Both Department of Agriculture v. Moreno and Cleburne v. Cleburne Living Center, Inc. involve, but do not expressly discuss or resolve, these questions. In both cases the Court found the presence of government animus and ultimately invalidated the offending laws. But in each case the Court also considered nondiscriminatory purposes offered by the government. In Moreno, the Court conducted what seemed to be a traditional deferential analysis of the government’s nondiscriminatory purposes, yet nevertheless found the law irrational as to those purposes. In Cleburne, the Court took a different approach. As Dean Erwin Chemerinsky teaches in his treatise, it conducted a much more rigorous review of the government’s nondiscriminatory purposes under the name of rational basis review. Ultimately, it struck down the law as both irrational and based solely on animus. In neither case did the Court specifically address how the nondiscriminatory justification ought to be analyzed when animus is present or when it would be sufficient to outweigh demonstrated animus.

It seems we now have our answer: a stated nondiscriminatory justification will outweigh demonstrated animus provided the means are “plausibly related” to that justification. In other words, if there’s any reason to believe the government’s stated nondiscriminatory purpose, that purpose governs. Why, you ask, is this a big deal? It’s a big deal because the question is important, was unanswered, and deserves sustained consideration in a true equal protection case. Moreover, there is a strong argument that the Equal Protection Clause requires Cleburne’s more aggressive approach—closer judicial scrutiny in the face of demonstrated animus. Adopting an extremely deferential, thumb-on-the-scale approach without any explication does a disservice to the integrity of the doctrine. Perhaps this is much ado about nothing, and the Court will limit its application to the executive power context.
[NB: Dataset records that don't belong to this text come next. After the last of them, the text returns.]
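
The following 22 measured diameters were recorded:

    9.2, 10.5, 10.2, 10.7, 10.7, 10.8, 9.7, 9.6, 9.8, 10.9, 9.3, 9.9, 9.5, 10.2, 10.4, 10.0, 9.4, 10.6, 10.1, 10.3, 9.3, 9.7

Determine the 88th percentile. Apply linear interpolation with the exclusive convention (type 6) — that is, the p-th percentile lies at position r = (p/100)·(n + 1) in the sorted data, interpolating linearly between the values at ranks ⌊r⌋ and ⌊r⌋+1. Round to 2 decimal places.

Sorted: 9.2, 9.3, 9.3, 9.4, 9.5, 9.6, 9.7, 9.7, 9.8, 9.9, 10.0, 10.1, 10.2, 10.2, 10.3, 10.4, 10.5, 10.6, 10.7, 10.7, 10.8, 10.9.
n = 22.
r = (88/100)·(22 + 1) = 20.24.
Rank 20 is 10.7 and rank 21 is 10.8.
Interpolate: 10.7 + 0.24·(10.8 − 10.7) = 10.7 + 0.24·0.1 = 10.724.

10.72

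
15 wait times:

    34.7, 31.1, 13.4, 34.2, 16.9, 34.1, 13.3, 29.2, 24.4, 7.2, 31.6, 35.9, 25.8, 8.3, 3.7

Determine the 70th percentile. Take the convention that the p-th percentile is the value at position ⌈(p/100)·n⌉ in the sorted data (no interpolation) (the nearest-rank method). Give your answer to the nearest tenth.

31.6

Sorted: 3.7, 7.2, 8.3, 13.3, 13.4, 16.9, 24.4, 25.8, 29.2, 31.1, 31.6, 34.1, 34.2, 34.7, 35.9.
n = 15.
Position = ⌈70/100 · 15⌉ = ⌈10.5⌉ = 11.
The value at rank 11 is 31.6.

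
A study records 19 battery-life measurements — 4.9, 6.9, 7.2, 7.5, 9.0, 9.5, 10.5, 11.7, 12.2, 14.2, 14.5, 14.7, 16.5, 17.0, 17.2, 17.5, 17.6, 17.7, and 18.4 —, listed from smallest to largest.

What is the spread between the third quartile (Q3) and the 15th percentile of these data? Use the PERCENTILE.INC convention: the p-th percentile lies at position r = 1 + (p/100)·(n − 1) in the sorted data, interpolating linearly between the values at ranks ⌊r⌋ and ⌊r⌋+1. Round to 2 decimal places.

n = 19.
P15: r = 3.7; ranks 3–4 are 7.2, 7.5; interpolating gives 7.41.
P75: r = 14.5; ranks 14–15 are 17.0, 17.2; interpolating gives 17.1.
Difference: 17.1 − 7.41 = 9.69.

9.69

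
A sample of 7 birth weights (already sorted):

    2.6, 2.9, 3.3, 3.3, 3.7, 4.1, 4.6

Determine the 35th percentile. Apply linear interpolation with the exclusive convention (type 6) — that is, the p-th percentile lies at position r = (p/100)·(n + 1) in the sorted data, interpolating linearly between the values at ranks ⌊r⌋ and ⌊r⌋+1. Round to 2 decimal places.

n = 7.
r = (35/100)·(7 + 1) = 2.8.
Rank 2 is 2.9 and rank 3 is 3.3.
Interpolate: 2.9 + 0.8·(3.3 − 2.9) = 2.9 + 0.8·0.4 = 3.22.

3.22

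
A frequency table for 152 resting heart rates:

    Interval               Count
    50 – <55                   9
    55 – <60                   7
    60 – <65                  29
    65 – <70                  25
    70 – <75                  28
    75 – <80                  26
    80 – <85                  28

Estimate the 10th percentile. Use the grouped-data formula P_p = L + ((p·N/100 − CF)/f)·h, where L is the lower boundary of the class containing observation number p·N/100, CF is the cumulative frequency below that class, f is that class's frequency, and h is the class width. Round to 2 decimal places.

59.43

N = 152; target position k = 10/100 · 152 = 15.2.
Cumulative frequencies: 9, 16, 45, 70, 98, 124, 152.
Observation 15.2 falls in the class 55 – <60.
L = 55, CF = 9, f = 7, h = 5.
P10 = 55 + ((15.2 − 9)/7)·5 = 55 + 4.42857 = 59.4286.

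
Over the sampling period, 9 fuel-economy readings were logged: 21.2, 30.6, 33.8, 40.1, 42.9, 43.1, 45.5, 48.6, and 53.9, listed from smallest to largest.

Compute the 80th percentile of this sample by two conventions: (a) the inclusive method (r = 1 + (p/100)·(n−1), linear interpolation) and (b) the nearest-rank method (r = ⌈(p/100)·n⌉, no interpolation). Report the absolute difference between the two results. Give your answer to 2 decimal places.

1.86

n = 9.
(a) r = 7.4; between ranks 7 (45.5) and 8 (48.6): 46.74.
(b) the nearest-rank method: rank 8 → 48.6.
|46.74 − 48.6| = 1.86.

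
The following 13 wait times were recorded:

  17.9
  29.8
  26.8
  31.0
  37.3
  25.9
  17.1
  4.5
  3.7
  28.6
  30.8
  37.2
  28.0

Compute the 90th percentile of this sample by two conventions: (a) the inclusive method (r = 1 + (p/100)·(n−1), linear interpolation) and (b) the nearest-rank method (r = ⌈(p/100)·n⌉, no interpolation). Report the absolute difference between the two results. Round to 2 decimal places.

Sorted: 3.7, 4.5, 17.1, 17.9, 25.9, 26.8, 28.0, 28.6, 29.8, 30.8, 31.0, 37.2, 37.3.
n = 13.
(a) r = 11.8; between ranks 11 (31.0) and 12 (37.2): 35.96.
(b) the nearest-rank method: rank 12 → 37.2.
|35.96 − 37.2| = 1.24.

1.24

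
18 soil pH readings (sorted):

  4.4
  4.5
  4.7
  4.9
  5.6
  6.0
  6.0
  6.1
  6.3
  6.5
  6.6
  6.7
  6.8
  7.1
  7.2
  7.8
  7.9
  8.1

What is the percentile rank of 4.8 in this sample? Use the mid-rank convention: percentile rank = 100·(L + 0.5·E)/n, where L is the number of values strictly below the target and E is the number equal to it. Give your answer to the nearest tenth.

Count below 4.8: L = 3; count equal: E = 0; n = 18.
Percentile rank = 100·(3 + 0.5·0)/18 = 100·3/18 = 16.67.

16.7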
But for now, according to Trump, demonstrated animus appears to be irrelevant as long as there exists an independent nondiscriminatory purpose.

In the Court’s view, animus has doomed government conduct only when that conduct “lack(s) any purpose other than a ‘bare … desire to harm a politically unpopular group.’” It should go without saying that if the government’s only purpose is to discriminate, the law will fail even rational basis review. Is that truly the outer limit of the protection provided by a clause specifically designed to target government discrimination?